Сергей обернулся к своему несостоявшемуся противнику. Тот стоял и неуверенно улыбался. Потом сглотнул и сказал:
– Грузия… Георгий… – и показал на себя…
…Сергей проснулся и сел, широко раскрыв глаза. Наполненное уютной темнотой купе СВ-вагона уносилось сквозь ночь…
– Сержик, Сереженька, маленький мой, тебе нехорошо?!
Вспыхнул свет ночника, приблизилось лицо.
– Ма-ам… – мягко протянул Сергей, откидываясь на подушку. Вздохнул, улыбнулся и не стал отстраняться, как делал год назад, если мама гладила его – "взрослого", тринадцатилетнего!- по волосам. – Нет, ничего… просто сон приснился…
…Мама уже ждала его в станице, когда они вернулись. Кто-то рассказал ей о передаче, в которой был сюжет про Сергея, и она примчалась немедленно, и только охнула, когда Сергей узнал ее и помчался навстречу с воплем: "Маааааа!!!" – она-то думала, что сын ее и не признает… А Любка еще два дня жила в пещере – это было жестоко, но нельзя появляться вместе, по официальной версии мальчишки приехали с рыбалки, а Любка сама сбежала от похитителей и шла пешком…
Она успела как раз на похороны Феди. (Лешка – тот выжил – и врачи клялись, что все срастется, мальчик полностью восстановится.
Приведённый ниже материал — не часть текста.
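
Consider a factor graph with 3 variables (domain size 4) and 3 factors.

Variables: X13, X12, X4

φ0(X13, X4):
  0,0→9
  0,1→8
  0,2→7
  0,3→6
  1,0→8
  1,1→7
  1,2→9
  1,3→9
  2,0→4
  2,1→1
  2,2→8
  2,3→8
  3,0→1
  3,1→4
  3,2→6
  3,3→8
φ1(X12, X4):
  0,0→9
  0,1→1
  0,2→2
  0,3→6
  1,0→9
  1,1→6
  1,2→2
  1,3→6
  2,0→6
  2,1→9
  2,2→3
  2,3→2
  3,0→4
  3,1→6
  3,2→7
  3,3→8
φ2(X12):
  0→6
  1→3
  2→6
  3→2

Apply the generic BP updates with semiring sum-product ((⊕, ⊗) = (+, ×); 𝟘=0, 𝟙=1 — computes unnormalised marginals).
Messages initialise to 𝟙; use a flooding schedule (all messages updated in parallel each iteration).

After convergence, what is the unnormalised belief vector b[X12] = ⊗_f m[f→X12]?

b[X12] = [2784, 1692, 2784, 1332]

init: all messages = 𝟙 over 4 values
r1 m[φ0→X13] = [30, 33, 21, 19]
r1 m[φ0→X4] = [22, 20, 30, 31]
r1 m[φ1→X12] = [18, 23, 20, 25]
r1 m[φ1→X4] = [28, 22, 14, 22]
r1 m[φ2→X12] = [6, 3, 6, 2]
r1 m[X13→φ0] = [1, 1, 1, 1]
r1 m[X12→φ1] = [1, 1, 1, 1]
r1 m[X12→φ2] = [1, 1, 1, 1]
r1 m[X4→φ0] = [1, 1, 1, 1]
r1 m[X4→φ1] = [1, 1, 1, 1]
r2 m[φ0→X13] = [30, 33, 21, 19]
r2 m[φ0→X4] = [22, 20, 30, 31]
r2 m[φ1→X12] = [18, 23, 20, 25]
r2 m[φ1→X4] = [28, 22, 14, 22]
r2 m[φ2→X12] = [6, 3, 6, 2]
r2 m[X13→φ0] = [1, 1, 1, 1]
r2 m[X12→φ1] = [6, 3, 6, 2]
r2 m[X12→φ2] = [18, 23, 20, 25]
r2 m[X4→φ0] = [28, 22, 14, 22]
r2 m[X4→φ1] = [22, 20, 30, 31]
r3 m[φ0→X13] = [658, 702, 422, 376]
r3 m[φ0→X4] = [22, 20, 30, 31]
r3 m[φ1→X12] = [464, 564, 464, 666]
r3 m[φ1→X4] = [125, 90, 50, 82]
r3 m[φ2→X12] = [6, 3, 6, 2]
r3 m[X13→φ0] = [1, 1, 1, 1]
r3 m[X12→φ1] = [6, 3, 6, 2]
r3 m[X12→φ2] = [18, 23, 20, 25]
r3 m[X4→φ0] = [28, 22, 14, 22]
r3 m[X4→φ1] = [22, 20, 30, 31]
r4 m[φ0→X13] = [658, 702, 422, 376]
r4 m[φ0→X4] = [22, 20, 30, 31]
r4 m[φ1→X12] = [464, 564, 464, 666]
r4 m[φ1→X4] = [125, 90, 50, 82]
r4 m[φ2→X12] = [6, 3, 6, 2]
r4 m[X13→φ0] = [1, 1, 1, 1]
r4 m[X12→φ1] = [6, 3, 6, 2]
r4 m[X12→φ2] = [464, 564, 464, 666]
r4 m[X4→φ0] = [125, 90, 50, 82]
r4 m[X4→φ1] = [22, 20, 30, 31]
r5 m[φ0→X13] = [2687, 2818, 1646, 1441]
r5 m[φ0→X4] = [22, 20, 30, 31]
r5 m[φ1→X12] = [464, 564, 464, 666]
r5 m[φ1→X4] = [125, 90, 50, 82]
r5 m[φ2→X12] = [6, 3, 6, 2]
r5 m[X13→φ0] = [1, 1, 1, 1]
r5 m[X12→φ1] = [6, 3, 6, 2]
r5 m[X12→φ2] = [464, 564, 464, 666]
r5 m[X4→φ0] = [125, 90, 50, 82]
r5 m[X4→φ1] = [22, 20, 30, 31]
r6 m[φ0→X13] = [2687, 2818, 1646, 1441]
r6 m[φ0→X4] = [22, 20, 30, 31]
r6 m[φ1→X12] = [464, 564, 464, 666]
r6 m[φ1→X4] = [125, 90, 50, 82]
r6 m[φ2→X12] = [6, 3, 6, 2]
r6 m[X13→φ0] = [1, 1, 1, 1]
r6 m[X12→φ1] = [6, 3, 6, 2]
r6 m[X12→φ2] = [464, 564, 464, 666]
r6 m[X4→φ0] = [125, 90, 50, 82]
r6 m[X4→φ1] = [22, 20, 30, 31]
fixed point reached at round 6
b[X12] = ⊗ incoming = [2784, 1692, 2784, 1332]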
Тело. А вот душа…) Мальчика хоронили всей станицей. В тот же день убрался ОМОН, которому даже воду пришлось подвозить из родника – ни в одном дворе к колодцу "защитников закона" не подпускали, магазины закрывались "на учет", "прием товара", "санитарный день" и прочее…
Оружие заскладировали в пещере, лошадей отпустили еще за Курой.
Сергей уехал через два дня. Это было неимоверное счастье – ПОМНИТЬ. А самое главное – помнить МАМУ. Когда он надеялся на встречу, то больше всего ужасался: придет чужая женщина, будет плакать, будет его целовать, а он… Нет уж – пусть и страшное, и тяжелое – но только ПОМНИТЬ ВСЕ.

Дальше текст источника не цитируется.